Spisek Wenecki Jon Trace
6,7
Nie mogę powiedzieć, że książka jest zupełnie zła. Jednak nie jest też w żadnej mierze dobra.
Przede wszystkim mam wrażenie, że przed wydaniem to dzieło nie widziało redaktora nawet przelotnie. Może się mylę i poprawi mnie jakiś oburzony językoznawca, ale jak dotąd nie widziałam wyrażenia "praca pod przykryciem". Jak dla mnie to perfidnie płytkie tłumaczenie z angielskiego "under cover", z tym że to oczywiście oznacza pracę pod przykrywką. Zdarzały się również powtórzenia, co uważniejsza korekta by wyeliminowała. Najbardziej jednak przeszkadza mi pisanie przez cały czas w czasie teraźniejszym, co w zamyśle miało chyba wciągać czytelnika i podkręcać akcję, ale na tych 300 stronach (około) zwyczajnie męczyło.

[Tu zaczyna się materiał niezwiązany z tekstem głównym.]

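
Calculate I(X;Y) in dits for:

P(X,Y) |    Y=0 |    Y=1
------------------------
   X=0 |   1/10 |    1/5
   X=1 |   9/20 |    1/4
0.0178 dits

Mutual information: I(X;Y) = H(X) + H(Y) - H(X,Y)

Marginals:
P(X) = (3/10, 7/10), H(X) = 0.2653 dits
P(Y) = (11/20, 9/20), H(Y) = 0.2989 dits

Joint entropy: H(X,Y) = 0.5464 dits

I(X;Y) = 0.2653 + 0.2989 - 0.5464 = 0.0178 dits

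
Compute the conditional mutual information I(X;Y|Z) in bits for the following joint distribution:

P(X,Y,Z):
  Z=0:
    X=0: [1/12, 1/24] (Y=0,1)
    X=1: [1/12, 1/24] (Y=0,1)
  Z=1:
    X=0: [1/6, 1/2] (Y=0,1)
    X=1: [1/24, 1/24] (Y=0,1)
0.0151 bits

Conditional mutual information: I(X;Y|Z) = H(X|Z) + H(Y|Z) - H(X,Y|Z)

H(Z) = 0.8113
H(X,Z) = 1.4387 → H(X|Z) = 0.6274
H(Y,Z) = 1.6802 → H(Y|Z) = 0.8689
H(X,Y,Z) = 2.2925 → H(X,Y|Z) = 1.4812

I(X;Y|Z) = 0.6274 + 0.8689 - 1.4812 = 0.0151 bits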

Co do samej historii... Sama akcja wciąga. Przeplatające się wątki teraźniejszości i przyszłości oraz czasami bardzo krótkie rozdziały sprawiają, że czyta się w oczekiwaniu na kontynuację poprzednich wątków. Autor buduje poczucie napięcia, że coś doniosłego ma się zdarzyć, robi wielkie nadzieje, a na końcu rozczarowuje czytelnika.Przynajmniej ja tak to odebrałam.

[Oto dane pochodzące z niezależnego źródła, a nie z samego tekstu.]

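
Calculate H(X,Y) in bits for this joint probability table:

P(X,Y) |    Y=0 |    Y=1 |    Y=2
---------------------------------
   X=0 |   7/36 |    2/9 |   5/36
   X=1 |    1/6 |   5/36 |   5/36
2.5591 bits

Joint entropy is H(X,Y) = -Σ_{x,y} p(x,y) log p(x,y).

Summing over all non-zero entries:
H(X,Y) = -[7/36·log_2(7/36) + 2/9·log_2(2/9) + 5/36·log_2(5/36) + 1/6·log_2(1/6) + 5/36·log_2(5/36) + 5/36·log_2(5/36)]
H(X,Y) = 2.5591 bits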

Postacie są kiepsko zarysowane. Na wstępie dostajemy księdza, który trafia na bandytów gwałcących dziewczynę i bez namysłu załatwia ich wszystkich na miejscu. Nie mogłam wyjść ze zdumienia, od kiedy to księża znają sztuki walki. Normalniejszą reakcją byłoby wezwanie policji. Rozumiem, takie było zamierzenie, bohater miał być nietuzinkowy, ale autor wrzuca czytelnika na głęboką wodę bez słowa wyjaśnienia czy wprowadzenia. Rzeczony ksiądz wyrusza do Wenecji i od razu radośnie porzuca celibat. Jego działania wydały mi się bez sensu, tak jakby autor potrzebował takiego zachowania i zmusił do niego postać. Dopiero pod koniec dostajemy wzmiankę o treningach boksu z więźniami.
Postać pani dziennikarz służy wrzuceniu do historii pikantnego romansu i wzięciu na zakładnika. Już nie będę się czepiała, że sam romans rozwija się rekordowo szybko ( zresztą to moja opinia, w końcu bywa różnie ),ale postać nie ma głębi. Nie wiadomo o niej nic, oprócz jej zawodu. Przepływa przez historię i nie zapada w pamięć.
Najciekawszy był wątek etruski. Brakowało mi może trochę szerszego tła kulturowego, w końcu to mało znane zagadnienie.
Jeśli chodzi o wątek satanistyczny, brakowało mi większej finezji. Moim zdaniem autor pojechał po najmniejszej linii oporu, wykorzystując tradycyjną szatańską liczbę i czarne msze.
Podsumowując - jeśli komuś wystarczy nieskomplikowana rozrywka - spokojnie polecam. Historia jest wciągająca, tego autorowi nie mogę odmówić, i jeśli ktoś nie zwróci uwagi na niedociągnięcia, może to być przyjemna i emocjonująca lektura.